The Bluths will be returning to the small screen over Memorial Day weekend. Although Arrested Development fans may believe watching the show improves their health - "laughter is the best medicine" - a recently published review of humor suggests there is great discrepancy between the common perception of humor's health benefits and scientific findings on the topic.

Citing data from the Terman life-cycle study, Gil Greengross, anthropology professor from the University of New Mexico, said that those who were rated by parents and teachers as having a higher sense of humor as children were more likely to smoke and consume alcohol as adults; they also died at a younger age when compared to those with less humor. The findings of the Terman life-cycle study, which followed a large number of gifted individuals over many decades, refute the popular belief that humor is beneficial for physical health.

This is consistent with other research that shows individuals with a greater sense of humor tend to engage in less healthy lifestyle behaviors. In a study about the personalities and lifestyles of entertainers, James Rotton, a professor of psychology at Florida International University, found that comedians and humor writers, as well as serious entertainers and writers, died younger than individuals who achieved fame in other areas, as documented in the obituaries of Times and Newsweek magazines. In a longitudinal study with a very different sample - 53 Finnish police officers - occupational health psychologist at Suomen Terveystalo, Paavo Kerkkanen, Ph.D., found that higher scores on some sense of humor scales were associated with more obesity, increased smoking, and greater risk factors for cardiovascular disease.

One likely cause for the poor health of people who had a good sense of humor as children, explained Greengross in his survey "Humor and Aging - A Mini-Review," is that humorous individuals, having a generally less serious perspective, may take health risks more lightly and consequently engage in more risky behaviors than less humorous individuals.
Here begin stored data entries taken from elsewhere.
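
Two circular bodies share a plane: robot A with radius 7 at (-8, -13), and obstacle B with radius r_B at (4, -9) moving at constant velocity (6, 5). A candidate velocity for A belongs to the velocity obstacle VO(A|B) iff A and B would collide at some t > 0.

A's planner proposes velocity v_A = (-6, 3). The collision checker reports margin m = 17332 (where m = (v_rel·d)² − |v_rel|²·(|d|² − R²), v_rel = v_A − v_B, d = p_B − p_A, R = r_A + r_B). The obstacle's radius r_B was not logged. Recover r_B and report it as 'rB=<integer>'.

m = 17332
d = (12, 4);  v_rel = (-12, -2),  |v_rel|² = 148
v_rel×d = (-12)·(4) − (-2)·(12) = -24
since m = R²·148 − (-24)²:  R² = (576 + 17332) / 148 = 121
R = √121 = 11  ⇒  r_B = 11 − 7 = 4

rB=4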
Greengross' assessment does not end with the news that more comical people may have shorter lifespans. His review also finds that older people enjoy humor more than younger people, even if they have increasing difficulties in understanding jokes.

Aging And Laughter

When asked to describe what constitutes successful aging, elderly people mention a sense of humor as one of the most important virtues. Research also suggests that elderly women use humor as a coping mechanism and are more sensitive to humor that references age. Generally, aging may hinder the ability to produce humor, Greengross noted, but jokes are perceived to be funnier; the results of various studies show that a decline in cognitive abilities associated with aging influences humor comprehension as well as humor "production."

According to incongruity-resolution theory, comedy emerges from two incompatible parts that at first do not seem to make sense, but when the incongruity is resolved, the humor is appreciated. The following joke exemplifies the theory:

O'Reilly was on trial for armed robbery. The jury came out and announced, 'Not guilty.' 'Wonderful', said O'Reilly, 'does that mean I can keep the money?'

To test for the ability to understand humor and to produce humor, many studies look to the incongruous. Researchers often give participants a series of jokes and then ask them to explain the reasons the jokes are considered funny. Essentially, participants are being asked to recognize the incongruity in the joke. In other instances, subjects are given the setup of a joke and are asked to choose the correct punch line from a list of sentences.
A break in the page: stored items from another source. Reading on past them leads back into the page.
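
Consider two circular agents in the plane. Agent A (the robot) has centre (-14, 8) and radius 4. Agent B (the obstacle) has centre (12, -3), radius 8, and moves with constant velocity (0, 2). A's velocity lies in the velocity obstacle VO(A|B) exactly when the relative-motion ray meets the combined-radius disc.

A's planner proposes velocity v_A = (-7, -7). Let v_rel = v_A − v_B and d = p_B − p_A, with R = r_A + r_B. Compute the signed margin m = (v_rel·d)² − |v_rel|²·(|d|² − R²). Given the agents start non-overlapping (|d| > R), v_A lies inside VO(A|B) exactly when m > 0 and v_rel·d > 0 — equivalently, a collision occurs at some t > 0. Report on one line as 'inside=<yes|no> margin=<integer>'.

d = (26, -11),  |d|² = 797;  R = 4+8 = 12,  c = 797−12² = 653
v_rel = (-7, -9),  |v_rel|² = 130;  v_rel·d = (-7)·(26) + (-9)·(-11) = -83
130·t² + 166·t + 653 = 0  ⇒  m = (-83)² − 130·653 = -78001
m = -78001 < 0,  v_rel·d = -83 < 0  ⇒  outside

inside=no margin=-78001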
One study aiming to test the effects of aging on humor compared the responses of young and elderly subjects. Humor comprehension was assessed by asking participants to rate a series of humorous and neutral statements. Humor production ability was measured by presenting subjects with jokes from which the punch lines had been removed, and asking them to choose the right ending from a list of sentences. Participants were divided into two groups: the aged group, 20 high-functioning and cognitively-intact elderly subjects, and the young group, 17 subjects. Researchers found that the aged group comprehended the humor as well as the young group but perceived it as funnier than the young group. More than the young, the aged also thought the neutral statements to be funnier.

However, the aged group made significantly more errors when compared to the young group in the joke completion task. They not only chose more wrong endings for jokes, but also chose the wrong cartoon in a task that asked them to identify funny cartoons from non-funny ones.
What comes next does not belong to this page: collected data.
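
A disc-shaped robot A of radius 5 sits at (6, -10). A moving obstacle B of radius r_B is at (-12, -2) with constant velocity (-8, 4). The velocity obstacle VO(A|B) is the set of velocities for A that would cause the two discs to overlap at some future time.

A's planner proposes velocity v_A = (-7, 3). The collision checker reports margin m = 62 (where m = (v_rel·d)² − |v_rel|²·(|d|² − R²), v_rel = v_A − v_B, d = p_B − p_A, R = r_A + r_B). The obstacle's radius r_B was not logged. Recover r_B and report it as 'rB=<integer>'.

m = 62
d = (-18, 8);  v_rel = (1, -1),  |v_rel|² = 2
v_rel×d = (1)·(8) − (-1)·(-18) = -10
since m = R²·2 − (-10)²:  R² = (100 + 62) / 2 = 81
R = √81 = 9  ⇒  r_B = 9 − 5 = 4

rB=4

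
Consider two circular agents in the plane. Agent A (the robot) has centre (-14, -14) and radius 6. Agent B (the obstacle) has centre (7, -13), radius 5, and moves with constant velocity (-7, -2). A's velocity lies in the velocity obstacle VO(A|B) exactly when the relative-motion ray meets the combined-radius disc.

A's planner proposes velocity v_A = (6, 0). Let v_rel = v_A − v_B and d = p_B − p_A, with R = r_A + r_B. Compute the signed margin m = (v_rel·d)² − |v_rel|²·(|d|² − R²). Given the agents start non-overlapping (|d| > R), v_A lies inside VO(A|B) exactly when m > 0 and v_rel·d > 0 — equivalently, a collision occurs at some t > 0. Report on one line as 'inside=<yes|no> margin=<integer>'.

d = (21, 1),  |d|² = 442;  R = 6+5 = 11,  c = 442−11² = 321
v_rel = (13, 2),  |v_rel|² = 173;  v_rel·d = (13)·(21) + (2)·(1) = 275
173·t² − 550·t + 321 = 0  ⇒  m = 275² − 173·321 = 20092
m = 20092 > 0,  v_rel·d = 275 > 0  ⇒  inside

inside=yes margin=20092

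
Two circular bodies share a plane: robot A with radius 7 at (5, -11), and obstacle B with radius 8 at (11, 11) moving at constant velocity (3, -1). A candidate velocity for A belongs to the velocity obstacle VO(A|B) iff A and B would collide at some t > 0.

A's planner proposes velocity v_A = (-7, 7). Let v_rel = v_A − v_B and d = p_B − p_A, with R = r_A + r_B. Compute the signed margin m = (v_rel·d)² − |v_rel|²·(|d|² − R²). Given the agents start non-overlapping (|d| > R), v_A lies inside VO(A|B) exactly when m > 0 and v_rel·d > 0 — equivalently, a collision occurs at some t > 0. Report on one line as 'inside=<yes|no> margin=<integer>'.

d = (6, 22),  |d|² = 520;  R = 7+8 = 15,  c = 520−15² = 295
v_rel = (-10, 8),  |v_rel|² = 164;  v_rel·d = (-10)·(6) + (8)·(22) = 116
164·t² − 232·t + 295 = 0  ⇒  m = 116² − 164·295 = -34924
m = -34924 < 0,  v_rel·d = 116 > 0  ⇒  outside

inside=no margin=-34924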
One possible explanation for the decline in the ability to produce humor may be task difficulty. Creating humor, after all, is a more difficult task than distinguishing between funny and unfunny statements. "The frontal lobe is likely responsible for this decline, especially the right frontal region," wrote Greengross. "Six patients who suffered from damage to this region performed poorly on all humor tests, compared to the aged sample. Thus, it is possible that a slow decline in frontal lobe functioning is responsible for the impairment in the cognitive abilities that influence humor production ability, while enjoyment of humor stays intact."

Thank goodness for small favors: Even the old will be able to share the yucks when Arrested Development returns this weekend. No touching!